In some cases, Violence to children can lead them to become violent themselves when they grow up, or to being willing to live as victims of violence (because it is ‘normal’ to them and thus feeds into the cycle of child abuse and violence).
- Violence increased massively in the UK between the 1950s and the early 2000s.
- The NSPCC estimated that over 2 million children are abused and over 2.5 million are neglected each year in the UK (Cawson et al, Child Maltreatment in the United Kingdom, NSPCC, 2000)
- Around 30-40% of abused children go on to abuse their own children when they grow up.

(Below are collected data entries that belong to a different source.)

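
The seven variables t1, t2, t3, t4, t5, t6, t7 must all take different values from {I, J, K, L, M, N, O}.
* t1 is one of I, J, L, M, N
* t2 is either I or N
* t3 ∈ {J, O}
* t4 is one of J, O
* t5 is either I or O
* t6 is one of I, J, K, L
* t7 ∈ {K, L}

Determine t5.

I

The 7 variables draw from only 7 values {I, J, K, L, M, N, O}, so each is used; only t1 can be M, hence t1 = M.
The 6 still-open variables draw from only 6 values {I, J, K, L, N, O}, so each is used; only t2 can be N, hence t2 = N.
The 2 variables t3 and t4 are confined to {J, O}, which locks those values in; drop them from t5, t6.
So t5 = I.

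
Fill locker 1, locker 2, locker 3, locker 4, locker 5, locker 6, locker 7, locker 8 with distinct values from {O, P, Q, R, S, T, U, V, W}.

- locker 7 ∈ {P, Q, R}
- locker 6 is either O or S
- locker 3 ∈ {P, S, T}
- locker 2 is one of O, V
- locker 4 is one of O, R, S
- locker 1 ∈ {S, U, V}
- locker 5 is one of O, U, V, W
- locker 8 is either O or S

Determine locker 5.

locker 6 and locker 8 between them cover only {O, S} — a naked pair. Remove those values from locker 1, locker 2, locker 3, locker 4, locker 5.
locker 2's domain is down to {V}, so locker 2 = V. Strike V from locker 1, locker 5.
locker 4 must be R (only option left). So locker 7 can't be R.
locker 1's domain is down to {U}, so locker 1 = U. So locker 5 can't be U.
So locker 5 = W.

W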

- The peak age for child abuse is 0-1.
- The ones who don’t turn out to be violent can often suffer depression, which can cause them to neglect their own children.
- Being neglected in childhood significantly increases the risk of later criminal behaviour
- Besides violence and depression, bad experience in childhood produces a huge range of health problems later, including far higher than ‘normal’ levels of:
- Heart, lung, liver and kidney disease
- The same bad experiences can lead to poor educational achievements and high levels of unemployment.
- Child victims not only suffer appallingly, they are more likely as adults to be a drain on the community than those who do not suffer.
- Domestic violence also perpetuates the cycle of violence. In addition to causing appalling suffering to the immediate victims, the 750,000 children in the UK who witness domestic violence every year are put at risk of later becoming perpetrators or victims themselves.